JEFFERSON CITY, Mo. (KMIZ)
The Jefferson City Council is expected to decide the fate of a Confederate marker at its meeting on Oct. 19.
A city council committee approved a resolution this week that, if passed, would authorize the city to remove the monument.
The Jefferson City Public Works and Planning Committee did not approve a resolution for the city council during its meeting Thursday morning, Ward 2 Councilman Mike Lester said.
Lester said Ward 4 Councilman Ron Fitzwater motioned to add an amendment on the resolution to keep the marker as is but add context by including more markers.
Fitzwater moved to have the resolution taken off the council's agenda on Sept. 21 in order to discuss the matter further. The resolution was then sent to the public works and administration committees.
The amendment was seconded by Ward 5 Councilman Mark Schreiber but was ultimately voted down by the rest of the committee, Lester said.
The Ward 2 councilman voted against the amendment saying the monument commemorating the "battle that never was" should be removed.
"I think it needs to be removed now but I would not be opposed if it was brought back with the actual context of what happened because it is misleading," Lester said.
Lester also mentioned a former Jefferson City School Board member called into the meeting and said she received a letter critical of the marker's removal that used racial slurs more than a dozen times.

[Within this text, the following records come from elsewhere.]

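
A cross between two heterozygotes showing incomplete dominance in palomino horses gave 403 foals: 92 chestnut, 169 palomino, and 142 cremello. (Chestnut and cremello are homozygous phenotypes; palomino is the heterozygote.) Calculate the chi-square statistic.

With incomplete dominance, a heterozygote × heterozygote cross gives a 1:2:1 phenotypic ratio.
Under the 1:2:1 hypothesis (Σ ratio = 4, N = 403):
  chestnut: 403 × 1/4 = 100.75
  palomino: 403 × 2/4 = 201.5
  cremello: 403 × 1/4 = 100.75
χ² = Σ (O − E)² / E
  chestnut: (92 − 100.75)² / 100.75 = 0.7599
  palomino: (169 − 201.5)² / 201.5 = 5.2419
  cremello: (142 − 100.75)² / 100.75 = 16.8890
χ² = 0.7599 + 5.2419 + 16.8890 = 22.8908 ≈ 22.891

22.891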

Lester said the meeting was adjourned after Fitzwater's amendment failed.
On Wednesday, Jefferson City's Committee on Administration approved the resolution to remove the marker on a 4-1 vote.
Administration committee chair and Ward 3 Councilwoman Erin Wiseman said Fitzwater made the lone dissenting vote.
ABC 17 reached out to Councilman Fitzwater Thursday for a comment but did not immediately hear back.
In late August, two city council advisory commissions approved votes to remove and replace the United Daughters of the Confederacy marker on Moreau Drive.
The city's human relations commissions sent a letter to the city council saying the marker lacks context.
Members of the community have voiced concern for removing the monument saying it would erase historical events.